News Briefs | Politics
Post-Karnataka By-Polls: A Cabinet Reshuffle Likely
Now that the race is won, the BJP will focus on setting its house in order with a Cabinet reshuffle
V Shoba V Shoba 10 Dec, 2019
Ending a long spell of political uncertainty in Karnataka, the BJP, which had assumed power four months ago with a wafer thin majority, swept 12 of the 15 Assembly seats to which by-elections were held on December 5. In July, 17 MLAs had dramatically exited the Congress and the JD(S), toppling the HD Kumaraswamy-led coalition government that had been in power for 13 tumultuous months.

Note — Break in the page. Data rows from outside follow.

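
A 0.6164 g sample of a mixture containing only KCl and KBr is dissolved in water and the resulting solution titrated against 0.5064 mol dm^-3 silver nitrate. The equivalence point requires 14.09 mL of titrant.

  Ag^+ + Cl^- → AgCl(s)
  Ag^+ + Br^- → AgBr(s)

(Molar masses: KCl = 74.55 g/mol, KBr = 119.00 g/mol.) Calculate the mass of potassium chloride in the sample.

0.3903 g

n(AgNO3) = 0.01409 × 0.5064 = 7.135 × 10^-3 mol
Let x = n(KCl), y = n(KBr).
Titrant: 1x + 1y = 7.135 × 10^-3;  mass: 74.55x + 119.00y = 0.6164
Solving, x = 5.235 × 10^-3 mol, y = 1.900 × 10^-3 mol
mass of KCl = 5.235 × 10^-3 × 74.55 = 0.3903 g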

The BJP’s tally in a house of 222, with two constituencies, Maski and Rajarajeshwari Nagar, not going to polls over pending electoral malpractice cases, is now up from 106 to 118. Twelve of the 15 seats that went to the polls were previously held by the Congress. The state Congress leadership has assumed responsibility for the defeat, with former chief minister Siddaramaiah resigning as leader of the Congress legislature party and Dinesh Gundu Rao relinquishing his position as state party chief.
For the BJP, which fielded 13 of the defectors after their disqualification by the then-Speaker KR Ramesh Kumar and a subsequent ruling by the Supreme Court allowing them to contest, the gamble paid off.
The BJP wrested Krishnarajapete, a JD(S) bastion in Mandya, and won Chikkaballapur, opening its account in these districts and announcing its arrival as a pan-Karnataka party. The victory, which could be a morale booster for the BJP ahead of the Jharkhand assembly elections, has been attributed to a multi pronged strategy of fielding leaders with strong vote bases, prevailing on religious leaders and independents to back the party’s candidates, and promising ministerial berths to the MLAs who had defected.
While it is the norm for the ruling party to win by-elections in Karnataka, the results are being interpreted as a decisive vote for stability. Ever since the state delivered a hung verdict in the 2018 Assembly elections, Karnataka has had its share of political turmoil. The BJP, after emerging as the single largest party with 104 seats, had failed the floor test, making way for a Congress-JD(S) coalition that was shaky from the word go. Amid internal squabbling and benched leaders turning their backs on the coalition, rumors of a coup surfaced, but the BJP held its horses. Now that the race is won, it will focus on setting its house in order with a Cabinet reshuffle.